To see the AIDS Denialist Hall of Fame, visit the article at New Humanist.

Seth Kalichman’s book Denying AIDS: Conspiracy Theories, Pseudoscience, and Human Tragedy is published by Springer/Copernicus – all royalties from the book are donated to buy HIV treatments in Africa.

Warning about pseudo-scientific review of alternative AIDS medicines

A website that is advertised via Google ads, is promoting alternative, unproven and untested medicines for the treatment of HIV. The website is http://www.hivsecrets.com. Upon registering with it, a report titled HIV Alternative Therapies Report is made freely available for download. This report is written by a Ms Shirley Wyand. Ms Wyand has no known expertise in the science of HIV/AIDS.

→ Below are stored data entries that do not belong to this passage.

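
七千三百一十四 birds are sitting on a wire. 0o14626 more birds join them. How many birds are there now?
Convert 七千三百一十四 (Chinese numeral) → 7×1000 + 3×100 + 1×10 + 4 = 7314 (decimal)
Convert 0o14626 (octal) → 1×4096 + 4×512 + 6×64 + 2×8 + 6 = 6550 (decimal)
Compute 7314 + 6550 = 13864
13864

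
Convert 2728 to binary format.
Convert 2728 (decimal) → 2728 = 2048 + 512 + 128 + 32 + 8 → 0b101010101000 (binary)
0b101010101000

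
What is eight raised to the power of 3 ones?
Convert eight (English words) → 8 (decimal)
Convert 3 ones (place-value notation) → 3 (decimal)
Compute 8 ^ 3 = 512
512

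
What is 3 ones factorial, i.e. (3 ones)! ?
Convert 3 ones (place-value notation) → 3 (decimal)
Compute 3! = 6
6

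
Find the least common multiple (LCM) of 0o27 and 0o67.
Convert 0o27 (octal) → 2×8 + 7 = 23 (decimal)
Convert 0o67 (octal) → 6×8 + 7 = 55 (decimal)
Compute lcm(23, 55) = 1265
1265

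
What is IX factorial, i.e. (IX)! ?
Convert IX (Roman numeral) → 9 (decimal)
Compute 9! = 362880
362880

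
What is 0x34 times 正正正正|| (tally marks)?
Convert 0x34 (hexadecimal) → 3×16 + 4 = 52 (decimal)
Convert 正正正正|| (tally marks) → 5 + 5 + 5 + 5 + 2 = 22 (decimal)
Compute 52 × 22 = 1144
1144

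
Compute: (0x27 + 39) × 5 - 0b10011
Convert 0x27 (hexadecimal) → 2×16 + 7 = 39 (decimal)
Convert 0b10011 (binary) → 16 + 2 + 1 = 19 (decimal)
Expression in decimal: (39 + 39) × 5 - 19
Parentheses first: 39 + 39 = 78
Multiply: 78 × 5 = 390
Subtract: 390 - 19 = 371
371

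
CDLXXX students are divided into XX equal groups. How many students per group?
Convert CDLXXX (Roman numeral) → 400 + 50 + 10 + 10 + 10 = 480 (decimal)
Convert XX (Roman numeral) → 10 + 10 = 20 (decimal)
Compute 480 ÷ 20 = 24
24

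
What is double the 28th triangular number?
The 28th triangular number = 28×29/2 = 406
Compute 406 × 2 = 812
812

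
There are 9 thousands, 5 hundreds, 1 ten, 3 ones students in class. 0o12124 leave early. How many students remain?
Convert 9 thousands, 5 hundreds, 1 ten, 3 ones (place-value notation) → 9×1000 + 5×100 + 1×10 + 3 = 9513 (decimal)
Convert 0o12124 (octal) → 1×4096 + 2×512 + 1×64 + 2×8 + 4 = 5204 (decimal)
Compute 9513 - 5204 = 4309
4309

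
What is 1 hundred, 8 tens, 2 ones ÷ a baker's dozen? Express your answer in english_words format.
Convert 1 hundred, 8 tens, 2 ones (place-value notation) → 1×100 + 8×10 + 2 = 182 (decimal)
Convert a baker's dozen (colloquial) → 13 (decimal)
Compute 182 ÷ 13 = 14
Convert 14 (decimal) → fourteen (English words)
fourteen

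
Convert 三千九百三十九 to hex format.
Convert 三千九百三十九 (Chinese numeral) → 3×1000 + 9×100 + 3×10 + 9 = 3939 (decimal)
Convert 3939 (decimal) → 3939 = 15×256 + 6×16 + 3 → 0xF63 (hexadecimal)
0xF63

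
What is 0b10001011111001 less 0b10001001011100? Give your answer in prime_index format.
Convert 0b10001011111001 (binary) → 8192 + 512 + 128 + 64 + 32 + 16 + 8 + 1 = 8953 (decimal)
Convert 0b10001001011100 (binary) → 8192 + 512 + 64 + 16 + 8 + 4 = 8796 (decimal)
Compute 8953 - 8796 = 157
Convert 157 (decimal) → the 37th prime (prime index)
the 37th prime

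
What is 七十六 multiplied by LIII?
Convert 七十六 (Chinese numeral) → 7×10 + 6 = 76 (decimal)
Convert LIII (Roman numeral) → 50 + 1 + 1 + 1 = 53 (decimal)
Compute 76 × 53 = 4028
4028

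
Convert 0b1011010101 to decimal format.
Convert 0b1011010101 (binary) → 512 + 128 + 64 + 16 + 4 + 1 = 725 (decimal)
725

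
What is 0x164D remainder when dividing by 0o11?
Convert 0x164D (hexadecimal) → 1×4096 + 6×256 + 4×16 + 13 = 5709 (decimal)
Convert 0o11 (octal) → 1×8 + 1 = 9 (decimal)
Compute 5709 mod 9 = 3
3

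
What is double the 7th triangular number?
The 7th triangular number = 7×8/2 = 28
Compute 28 × 2 = 56
56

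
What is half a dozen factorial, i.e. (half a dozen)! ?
Convert half a dozen (colloquial) → 6 (decimal)
Compute 6! = 720
720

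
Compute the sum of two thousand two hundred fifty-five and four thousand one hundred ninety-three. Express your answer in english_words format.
Convert two thousand two hundred fifty-five (English words) → 2×1000 + 2×100 + 55 = 2255 (decimal)
Convert four thousand one hundred ninety-three (English words) → 4×1000 + 1×100 + 93 = 4193 (decimal)
Compute 2255 + 4193 = 6448
Convert 6448 (decimal) → 6448 = 6×1000 + 4×100 + 48 → six thousand four hundred forty-eight (English words)
six thousand four hundred forty-eight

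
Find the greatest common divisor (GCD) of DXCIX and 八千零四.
Convert DXCIX (Roman numeral) → 500 + 90 + 9 = 599 (decimal)
Convert 八千零四 (Chinese numeral) → 8×1000 + 4 = 8004 (decimal)
Compute gcd(599, 8004) = 1
1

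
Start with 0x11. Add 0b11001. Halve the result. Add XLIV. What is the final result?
Convert 0x11 (hexadecimal) → 1×16 + 1 = 17 (decimal)
Start: 17
Convert 0b11001 (binary) → 16 + 8 + 1 = 25 (decimal)
17 + 25 = 42
42 ÷ 2 = 21
Convert XLIV (Roman numeral) → 40 + 4 = 44 (decimal)
21 + 44 = 65
65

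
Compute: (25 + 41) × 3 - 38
Parentheses first: 25 + 41 = 66
Multiply: 66 × 3 = 198
Subtract: 198 - 38 = 160
160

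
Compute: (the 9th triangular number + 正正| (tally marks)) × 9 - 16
Convert the 9th triangular number (triangular index) → 9×10/2 = 45 (decimal)
Convert 正正| (tally marks) → 5 + 5 + 1 = 11 (decimal)
Expression in decimal: (45 + 11) × 9 - 16
Parentheses first: 45 + 11 = 56
Multiply: 56 × 9 = 504
Subtract: 504 - 16 = 488
488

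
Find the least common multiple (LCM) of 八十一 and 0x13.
Convert 八十一 (Chinese numeral) → 8×10 + 1 = 81 (decimal)
Convert 0x13 (hexadecimal) → 1×16 + 3 = 19 (decimal)
Compute lcm(81, 19) = 1539
1539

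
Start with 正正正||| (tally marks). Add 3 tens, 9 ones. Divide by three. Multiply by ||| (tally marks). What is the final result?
Convert 正正正||| (tally marks) → 5 + 5 + 5 + 3 = 18 (decimal)
Start: 18
Convert 3 tens, 9 ones (place-value notation) → 3×10 + 9 = 39 (decimal)
18 + 39 = 57
Convert three (English words) → 3 (decimal)
57 ÷ 3 = 19
Convert ||| (tally marks) → 3 (decimal)
19 × 3 = 57
57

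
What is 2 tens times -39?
Convert 2 tens (place-value notation) → 2×10 = 20 (decimal)
Compute 20 × -39 = -780
-780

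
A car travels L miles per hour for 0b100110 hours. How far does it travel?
Convert L (Roman numeral) → 50 (decimal)
Convert 0b100110 (binary) → 32 + 4 + 2 = 38 (decimal)
Compute 50 × 38 = 1900
1900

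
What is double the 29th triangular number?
The 29th triangular number = 29×30/2 = 435
Compute 435 × 2 = 870
870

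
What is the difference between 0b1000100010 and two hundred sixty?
Convert 0b1000100010 (binary) → 512 + 32 + 2 = 546 (decimal)
Convert two hundred sixty (English words) → 2×100 + 60 = 260 (decimal)
Difference: |546 - 260| = 286
286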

The report is replete with misconceptions. For example, it states, “Since Western medical science offers no cure and few treatments for AIDS, people living with HIV are open to other options, and a tradition of gathering and sharing treatment information already exists.” On the contrary, antiretroviral treatment is a very effective chronic treatment for HIV. There are also many effective medicines that treat AIDS-related opportunistic infections. There are no alternative treatments for HIV that have been shown to be effective. Indeed, once a medicine is shown to be effective it is no longer an alternative one.

Another example of the report’s misconceptions is that it promotes an untested product called Revivo tea. This products advertisements touting its efficacy for the treatment of HIV have recently been banned in South Africa by that country’s Advertising Standards Authority.

We urge people with HIV to be extremely cautious about following any of Ms Wyand’s advice.